Bientôt, pour les raisons ci-dessus rappelées, ce sont les dirigeants eux-mêmes qui sont venus combler les vides et peu à peu, des situations comme la mienne se sont généralisées. Elles comportaient de nombreux avantages pour la structure elle-même et en premier lieu, une disponibilité en principe beaucoup plus large qu'en période d'activité. Comment un chirurgien ou un anesthésiste par exemple pourraient-ils disposer du temps nécessaire pour faire face à toutes les obligations d'une omni-présence syndicale suffisante ? La participation à un nombre croissant de multiples réunions de travail, à différentes audiences aux heures ouvrables de bureaux, à des colloques à Paris ou en province, sans parler du travail courant quotidien sont incompatibles avec une activité professionnelle déjà très absorbante.
S'il reste en poste assez longtemps, le retraité apporte en outre son expérience à la fois professionnelle et syndicale, toujours utile pour conseiller un volontaire plus jeune ou traiter des dossiers en fonction d'une jurisprudence évolutive.
Malheureusement, comme on l'a vu, le retraité n'a plus la même légitimité pour représenter les actifs dont on lui reproche de s'être séparé par la force des choses tant sur le plan technique qui évolue très vite que sur le plan de l'exercice quotidien.
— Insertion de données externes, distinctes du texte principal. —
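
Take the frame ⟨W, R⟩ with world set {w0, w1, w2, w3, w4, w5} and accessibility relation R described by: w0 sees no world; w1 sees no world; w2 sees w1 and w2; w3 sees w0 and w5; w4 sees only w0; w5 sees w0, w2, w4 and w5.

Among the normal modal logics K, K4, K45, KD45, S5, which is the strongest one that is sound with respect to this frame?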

Il s'est lui aussi rapidement transformé pour aboutir à une situation matérielle certainement plus dévalorisée par comparaison à celle du retraité lorsqu'il était encore en activité à la même époque de sa carrière.
Psychologiquement enfin, le retraité peut se considérer parfois comme vivant aux crochets de l'actif dans le régime actuel par répartition. Il peut en résulter une situation de dépendance en comparant les deux situations.
C'est ce que je répondais à ceux qui me reprochaient de poursuivre cette activité syndicale à titre entièrement bénévole. Le bénévolat m'a toujours paru en effet la forme la plus efficace pour conserver une totale indépendance, même si certains ont rejeté depuis longtemps cette conception généralement considérée comme archaïque, voire rétrograde... ou même antisyndicale ! Aujourd'hui le bénévolat est devenu presque suspect.
 
1.
Je rappelle que j'avais annoncé à chaque A.G. depuis 1991 mon départ fixé irrévocablement pour 1993 à l'occasion de mon 75ème anniversaire. Les circonstances m'ont amené à prolonger différentes fonctions syndicales, jusqu'en 1998... et même bien au-delà.